Это были автомобили различных форм и конструкций. Циолковский любил свои фантазии в первую очередь за то, что они часто изобиловали множеством деталей, которые после он использовал в научной работе. Ведь все те корабли, ракеты, все удивительные воздухоплавательные приборы он также впервые увидел, фантазируя. Его поражало, насколько фантазия может казаться реальной, как будто бы и не фантазия это вовсе, а и в самом деле он перемещается во времени и видит будущее. Тут он улыбнулся своей шальной мысли, осознав, что, конечно, быть такого не может, и полетел дальше, исследовать новую свою мечту. Он долго кружил над странным городом, с домами, похожими на пчелиные ульи. Тут он заметил, как на крыше одного из них лежит задумчивый молодой человек, и только шутки ради подлетел к нему и приземлился на грудь…
* * *
Игорь догадался, что учёный, живший более ста лет назад, изобрёл способ вечной жизни, имплантировав своё сознание в насекомое. И самое обидное было в том, что сделал он это тайно от всех. Игорь, тоже всегда мечтавший жить вечно, но понимающий, что ему самому до этого так же далеко, как хромому до вершины горы, вдруг осознал, что ненавидит гениев за их жадность и подлость.
— Если откроешь тайну вечной жизни, — пригрозил Игорь, — я тебя отпущу!
Муха-Циолковский тихо сидела в банке и никак не проявляла наличие интеллекта.
— Предупреждаю последний раз! — в доказательство своих слов Игорь скрутил газету в рулон и с размаху шлёпнул по банке. Муха встрепенулась, но никакой тайны вечной жизни Игорю не раскрыла.

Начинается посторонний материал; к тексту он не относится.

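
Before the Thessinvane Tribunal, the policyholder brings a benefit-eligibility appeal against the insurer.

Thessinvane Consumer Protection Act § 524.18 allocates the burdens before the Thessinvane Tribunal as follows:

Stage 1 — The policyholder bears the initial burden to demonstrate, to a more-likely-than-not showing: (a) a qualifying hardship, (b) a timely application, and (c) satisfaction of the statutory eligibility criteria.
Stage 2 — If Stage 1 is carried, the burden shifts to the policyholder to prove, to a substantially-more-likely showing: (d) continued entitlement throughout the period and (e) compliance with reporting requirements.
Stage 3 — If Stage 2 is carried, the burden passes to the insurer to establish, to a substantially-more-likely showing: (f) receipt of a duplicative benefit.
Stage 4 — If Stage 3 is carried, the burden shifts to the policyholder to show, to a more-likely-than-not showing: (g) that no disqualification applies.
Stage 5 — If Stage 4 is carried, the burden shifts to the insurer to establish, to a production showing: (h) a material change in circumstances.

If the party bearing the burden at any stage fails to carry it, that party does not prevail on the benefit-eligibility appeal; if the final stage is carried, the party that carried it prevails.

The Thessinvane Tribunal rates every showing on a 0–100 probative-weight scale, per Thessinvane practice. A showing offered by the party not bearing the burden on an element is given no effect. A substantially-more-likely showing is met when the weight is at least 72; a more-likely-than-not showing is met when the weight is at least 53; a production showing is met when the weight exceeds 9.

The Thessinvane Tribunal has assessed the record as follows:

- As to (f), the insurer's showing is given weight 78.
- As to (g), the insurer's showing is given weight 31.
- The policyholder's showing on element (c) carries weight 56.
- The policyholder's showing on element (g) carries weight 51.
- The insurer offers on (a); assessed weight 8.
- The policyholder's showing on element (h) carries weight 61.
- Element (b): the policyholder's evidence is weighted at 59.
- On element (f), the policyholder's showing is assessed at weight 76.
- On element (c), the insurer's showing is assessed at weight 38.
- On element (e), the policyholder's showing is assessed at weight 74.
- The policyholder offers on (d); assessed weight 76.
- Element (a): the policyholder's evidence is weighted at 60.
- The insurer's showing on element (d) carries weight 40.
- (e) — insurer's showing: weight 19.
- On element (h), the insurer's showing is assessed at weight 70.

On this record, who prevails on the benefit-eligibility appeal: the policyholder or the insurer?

Stage 1 — burden on policyholder; standard: a more-likely-than-not showing (weight is at least 53).
    (a): 60 (insurer's 8 disregarded) ≥ 53 [met]
    (b): 59 ≥ 53 [met]
    (c): 56 (insurer's 38 disregarded) ≥ 53 [met]
  All elements met. The policyholder retains the burden for Stage 2.
Stage 2 — burden on policyholder; standard: a substantially-more-likely showing (weight is at least 72).
    (d): 76 (insurer's 40 disregarded) ≥ 72 [met]
    (e): 74 (insurer's 19 disregarded) ≥ 72 [met]
  All elements met. The burden passes to the insurer.
Stage 3 — burden on insurer; standard: a substantially-more-likely showing (weight is at least 72).
    (f): 78 (policyholder's 76 disregarded) ≥ 72 [met]
  Stage 3 is satisfied; the onus moves to the policyholder.
Stage 4 — burden on policyholder; standard: a more-likely-than-not showing (weight is at least 53).
    (g): 51 (insurer's 31 disregarded) < 53 [not met]
  The policyholder does not carry Stage 4.
The analysis ends at Stage 4; the insurer prevails.

insurer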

— Все вы учёные — падлы! — заявил неудавшийся долгожитель. Он приоткрыл крышку, и, просунув руку в горлышко, схватил Циолковского за крылья. Поднеся жертву к самому носу, Игорь всмотрелся в насекомое и понял, что никогда не узнает тайны вечности…
У мухи отсутствовал речевой аппарат как таковой. Вместо него из головы Циолковского вытягивался тонкий чёрный хоботок с маленькой похожей на шляпку гвоздя присоской.
— Ну, так и тебе не жить! — ледяным голосом произнёс мучитель. Он в одно мгновенье оторвал мухе крылья, с силой бросил насекомое на стол, от чего оно инертно подпрыгнуло, и со всей силы шлёпнул по нему газетой…
* * *
Циолковский умер 19 сентября 1935 года, в 22 часа 34 мин, у себя дома в Калуге, от сердечного приступа. Мир потерял выдающегося, гениального ученого. Циолковский умер в возрасте 78 лет, не дожив нескольких месяцев до первых полётов своего дирижабля. Интересным является тот факт, что патологоанатом, при вскрытии черепной коробки светоча российской конструкторской мысли, обнаружил его мозг раздавленным, как сорный гриб сапогом лесника. Этот феномен с научной точки зрения остался необъяснимым и по сей день. Информация об этом была в срочном порядке засекречена и не предаётся огласке даже сегодня.